According to "Cecil B. DeMille's Hollywood" by Robert S. Birchard, the 96-minute version of the film was only shown at a test screening in Huntington Park, California, on December 15, 1933. That version, including Claudette Colbert's nude scene, was seen by a test audience composed mostly of kids who were there waiting to see the war aviation movie Ace of Aces (1933). Audience feedback stated the movie was too long by ten minutes, and that further character set-up was necessary. To accommodate this DeMille added in the opening blurb that the movie was filmed on real locations and he included brief bios for each of the four frightened people. DeMille then screened the movie and decided that the test audience was correct, and cut a "thousand feet" from the film, resulting in the 17 minutes cut from the test version. So then the 96-minute "longer" cut was never actually shown to a mass audience; the only certain thing about it was that it included sequences with Ethel Griffies, who played the mother of Arnold Ainger (Herbert Marshall).
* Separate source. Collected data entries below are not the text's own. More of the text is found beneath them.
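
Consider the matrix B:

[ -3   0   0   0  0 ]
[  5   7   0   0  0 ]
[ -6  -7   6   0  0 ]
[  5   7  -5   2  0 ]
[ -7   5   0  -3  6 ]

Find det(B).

The determinant is -1512.

B is lower triangular, so det(B) is the product of the diagonal entries:
det = (-3) · (7) · (6) · (2) · (6) = -1512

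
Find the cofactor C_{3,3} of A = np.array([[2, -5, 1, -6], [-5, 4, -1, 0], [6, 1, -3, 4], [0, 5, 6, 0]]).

The cofactor is 150.

Delete row 3 and column 3; the remaining 3×3 submatrix is [2 -5 -6; -5 4 0; 0 5 0].
Its determinant is 150.
The cofactor carries sign (−1)^(3+3) = +1, so C_{3,3} = +(150) = 150.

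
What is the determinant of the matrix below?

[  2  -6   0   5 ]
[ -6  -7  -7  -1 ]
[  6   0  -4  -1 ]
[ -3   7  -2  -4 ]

The determinant is 1502.

Expand along row 1 (it has 1 zero):
  + (2) · M_11   where M_11 = det([-7 -7 -1; 0 -4 -1; 7 -2 -4]) = -77
  − (-6) · M_12   where M_12 = det([-6 -7 -1; 6 -4 -1; -3 -2 -4]) = -249
  − (5) · M_14   where M_14 = det([-6 -7 -7; 6 0 -4; -3 7 -2]) = -630
det = (+1)·(2)·(-77) + (-1)·(-6)·(-249) + (-1)·(5)·(-630) = 1502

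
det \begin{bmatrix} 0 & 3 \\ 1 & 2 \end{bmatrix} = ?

-3

det = 0·2 − 3·1 = 0 − 3 = -3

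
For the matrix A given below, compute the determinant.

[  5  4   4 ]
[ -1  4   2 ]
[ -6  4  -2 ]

Expand along row 1:
  + 5 · |4 2; 4 -2| = 5·(-8 − 8) = -80
  − 4 · |-1 2; -6 -2| = −4·(2 − (-12)) = -56
  + 4 · |-1 4; -6 4| = 4·(-4 − (-24)) = 80
Sum: (-80) + (-56) + (80) = -56

The determinant is -56.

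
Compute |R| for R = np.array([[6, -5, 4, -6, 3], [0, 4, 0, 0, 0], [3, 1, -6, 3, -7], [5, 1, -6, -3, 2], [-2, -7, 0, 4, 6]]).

det(R) = 10784

Expand along row 2 (it has 4 zeros):
  + (4) · M_22   where M_22 = det([6 4 -6 3; 3 -6 3 -7; 5 -6 -3 2; -2 0 4 6]) = 2696
det = (+1)·(4)·(2696) = 10784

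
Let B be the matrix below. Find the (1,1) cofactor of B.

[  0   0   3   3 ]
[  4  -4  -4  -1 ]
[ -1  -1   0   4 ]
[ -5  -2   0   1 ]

28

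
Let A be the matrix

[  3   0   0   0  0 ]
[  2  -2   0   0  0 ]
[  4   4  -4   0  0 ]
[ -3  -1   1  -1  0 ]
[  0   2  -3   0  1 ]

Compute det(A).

-24

A is lower triangular, so det(A) is the product of the diagonal entries:
det = (3) · (-2) · (-4) · (-1) · (1) = -24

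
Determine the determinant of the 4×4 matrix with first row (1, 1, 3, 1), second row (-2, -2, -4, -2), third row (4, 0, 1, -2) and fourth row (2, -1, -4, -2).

4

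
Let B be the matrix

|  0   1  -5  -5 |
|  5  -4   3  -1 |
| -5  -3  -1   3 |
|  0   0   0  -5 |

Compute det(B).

-825

Expand along row 4 (it has 3 zeros):
  + (-5) · M_44   where M_44 = det([0 1 -5; 5 -4 3; -5 -3 -1]) = 165
det = (+1)·(-5)·(165) = -825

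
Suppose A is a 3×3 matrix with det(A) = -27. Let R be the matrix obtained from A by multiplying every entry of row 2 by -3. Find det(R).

Scaling one row by -3 multiplies the determinant by -3.
det(R) = (-3)·(-27) = 81

det(R) = 81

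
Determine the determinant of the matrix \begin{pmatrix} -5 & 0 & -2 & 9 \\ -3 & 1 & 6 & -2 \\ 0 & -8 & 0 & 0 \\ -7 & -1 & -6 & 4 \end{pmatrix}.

3424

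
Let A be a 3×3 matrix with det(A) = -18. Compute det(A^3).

The determinant is -5832.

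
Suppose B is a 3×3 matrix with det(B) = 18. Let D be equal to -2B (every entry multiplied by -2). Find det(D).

For a 3×3 matrix, det(-2B) = (-2)^3·det(B) = -8·det(B).
det(D) = (-8)·(18) = -144

-144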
During Claudette Colbert's bath sequence, a stand-in was used for the long shots; according to Cecil B. DeMille and quoted in "Cecil B. DeMille's Hollywood": "Girl under waterfall wears Annette Kellerman bathing suit, and all parts of body are covered." This was a form-fitting bodysuit which simulates nudity; however, Claudette Colbert did indeed appear topless in her closeups during the scene.
Filming delays while on location in Hawaii, recorded by production secretary Emily Barrye, included a noisy camera, a broken mechanical cobra, Claudette Colbert becoming ill, and temperamental behavior on the part of Mary Boland.
One of over 700 Paramount productions, filmed between 1929 and 1949, which were sold to MCA/Universal in 1958 for television distribution, and have been owned and controlled by MCA ever since; its earliest documented telecasts took place in Milwaukee Thursday 16 April 1959 on WITI (Channel 6) and in Seattle Tuesday 21 July 1959 on KIRO (Channel 7); it was released on DVD 23 May 2006 as one of five titles in Universal's Cecil B. De Mille Collection, and again as a single 15 November 2011 as part of the Universal Vault Series.
Cecil B. DeMille considered Preston Foster and Gordon Westcott during casting for the role that went to William Gargan.